Marketer-centric solutions need to have workflow and process built into the system to enable marketers to do their job better, regardless of the channel they’re in or audience they’re after, said Gerry Brown, senior analyst at Ovum. It’s not out of bounds to see how a platform company with access to plenty of first-party data could benefit from the online behavioral targeting extensions of a BlueKai, for instance.
“When you think of social listening and branding, [Radian6 and Buddy Media] are names that tend to come to mind,” Brown said. “I think their story around social is pretty strong, but fairly immature working out the ExactTarget positioning, integration and all that stuff.

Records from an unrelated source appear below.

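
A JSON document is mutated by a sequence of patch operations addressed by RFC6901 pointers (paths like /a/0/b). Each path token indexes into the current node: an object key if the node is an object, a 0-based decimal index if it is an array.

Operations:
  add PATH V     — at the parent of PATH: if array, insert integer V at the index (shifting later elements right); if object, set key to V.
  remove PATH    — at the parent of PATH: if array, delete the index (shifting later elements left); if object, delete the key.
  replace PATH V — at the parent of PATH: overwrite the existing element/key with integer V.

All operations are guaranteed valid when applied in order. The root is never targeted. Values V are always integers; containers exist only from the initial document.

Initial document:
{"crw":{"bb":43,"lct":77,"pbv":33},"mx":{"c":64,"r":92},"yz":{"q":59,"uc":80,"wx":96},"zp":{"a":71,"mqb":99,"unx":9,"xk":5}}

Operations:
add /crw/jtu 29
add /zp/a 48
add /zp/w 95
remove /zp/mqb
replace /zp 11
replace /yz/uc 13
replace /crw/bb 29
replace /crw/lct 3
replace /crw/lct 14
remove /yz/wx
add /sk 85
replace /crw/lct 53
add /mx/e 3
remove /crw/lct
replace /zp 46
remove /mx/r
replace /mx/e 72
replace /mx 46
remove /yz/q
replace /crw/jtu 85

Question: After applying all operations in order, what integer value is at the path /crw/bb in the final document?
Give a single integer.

Answer: 29

Derivation:
After op 1 (add /crw/jtu 29): {"crw":{"bb":43,"jtu":29,"lct":77,"pbv":33},"mx":{"c":64,"r":92},"yz":{"q":59,"uc":80,"wx":96},"zp":{"a":71,"mqb":99,"unx":9,"xk":5}}
After op 2 (add /zp/a 48): {"crw":{"bb":43,"jtu":29,"lct":77,"pbv":33},"mx":{"c":64,"r":92},"yz":{"q":59,"uc":80,"wx":96},"zp":{"a":48,"mqb":99,"unx":9,"xk":5}}
After op 3 (add /zp/w 95): {"crw":{"bb":43,"jtu":29,"lct":77,"pbv":33},"mx":{"c":64,"r":92},"yz":{"q":59,"uc":80,"wx":96},"zp":{"a":48,"mqb":99,"unx":9,"w":95,"xk":5}}
After op 4 (remove /zp/mqb): {"crw":{"bb":43,"jtu":29,"lct":77,"pbv":33},"mx":{"c":64,"r":92},"yz":{"q":59,"uc":80,"wx":96},"zp":{"a":48,"unx":9,"w":95,"xk":5}}
After op 5 (replace /zp 11): {"crw":{"bb":43,"jtu":29,"lct":77,"pbv":33},"mx":{"c":64,"r":92},"yz":{"q":59,"uc":80,"wx":96},"zp":11}
After op 6 (replace /yz/uc 13): {"crw":{"bb":43,"jtu":29,"lct":77,"pbv":33},"mx":{"c":64,"r":92},"yz":{"q":59,"uc":13,"wx":96},"zp":11}
After op 7 (replace /crw/bb 29): {"crw":{"bb":29,"jtu":29,"lct":77,"pbv":33},"mx":{"c":64,"r":92},"yz":{"q":59,"uc":13,"wx":96},"zp":11}
After op 8 (replace /crw/lct 3): {"crw":{"bb":29,"jtu":29,"lct":3,"pbv":33},"mx":{"c":64,"r":92},"yz":{"q":59,"uc":13,"wx":96},"zp":11}
After op 9 (replace /crw/lct 14): {"crw":{"bb":29,"jtu":29,"lct":14,"pbv":33},"mx":{"c":64,"r":92},"yz":{"q":59,"uc":13,"wx":96},"zp":11}
After op 10 (remove /yz/wx): {"crw":{"bb":29,"jtu":29,"lct":14,"pbv":33},"mx":{"c":64,"r":92},"yz":{"q":59,"uc":13},"zp":11}
After op 11 (add /sk 85): {"crw":{"bb":29,"jtu":29,"lct":14,"pbv":33},"mx":{"c":64,"r":92},"sk":85,"yz":{"q":59,"uc":13},"zp":11}
After op 12 (replace /crw/lct 53): {"crw":{"bb":29,"jtu":29,"lct":53,"pbv":33},"mx":{"c":64,"r":92},"sk":85,"yz":{"q":59,"uc":13},"zp":11}
After op 13 (add /mx/e 3): {"crw":{"bb":29,"jtu":29,"lct":53,"pbv":33},"mx":{"c":64,"e":3,"r":92},"sk":85,"yz":{"q":59,"uc":13},"zp":11}
After op 14 (remove /crw/lct): {"crw":{"bb":29,"jtu":29,"pbv":33},"mx":{"c":64,"e":3,"r":92},"sk":85,"yz":{"q":59,"uc":13},"zp":11}
After op 15 (replace /zp 46): {"crw":{"bb":29,"jtu":29,"pbv":33},"mx":{"c":64,"e":3,"r":92},"sk":85,"yz":{"q":59,"uc":13},"zp":46}
After op 16 (remove /mx/r): {"crw":{"bb":29,"jtu":29,"pbv":33},"mx":{"c":64,"e":3},"sk":85,"yz":{"q":59,"uc":13},"zp":46}
After op 17 (replace /mx/e 72): {"crw":{"bb":29,"jtu":29,"pbv":33},"mx":{"c":64,"e":72},"sk":85,"yz":{"q":59,"uc":13},"zp":46}
After op 18 (replace /mx 46): {"crw":{"bb":29,"jtu":29,"pbv":33},"mx":46,"sk":85,"yz":{"q":59,"uc":13},"zp":46}
After op 19 (remove /yz/q): {"crw":{"bb":29,"jtu":29,"pbv":33},"mx":46,"sk":85,"yz":{"uc":13},"zp":46}
After op 20 (replace /crw/jtu 85): {"crw":{"bb":29,"jtu":85,"pbv":33},"mx":46,"sk":85,"yz":{"uc":13},"zp":46}
Value at /crw/bb: 29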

It’s not all there yet.”
He added: “I see a number of components that are interesting technologies, but … what will this be in 2017? Do they have a big vision for the CIO/CMO combination, which IBM has and many others have produced? I’ll be looking for [at Dreamforce] what is their go-to market-implementation program for the way they deliver the future marketing stake?”
Despite the obvious technical considerations, winning the battle of the enterprise “cross-channel marketing stack” will require a shift in cultural mindset. As Skinner points out, “It’s a long reach from Salesforce.com’s backyard – Silicon Valley’s enterprise tech environs – to the ad-tech hub of New York City. We’ll have to see how quickly they move.”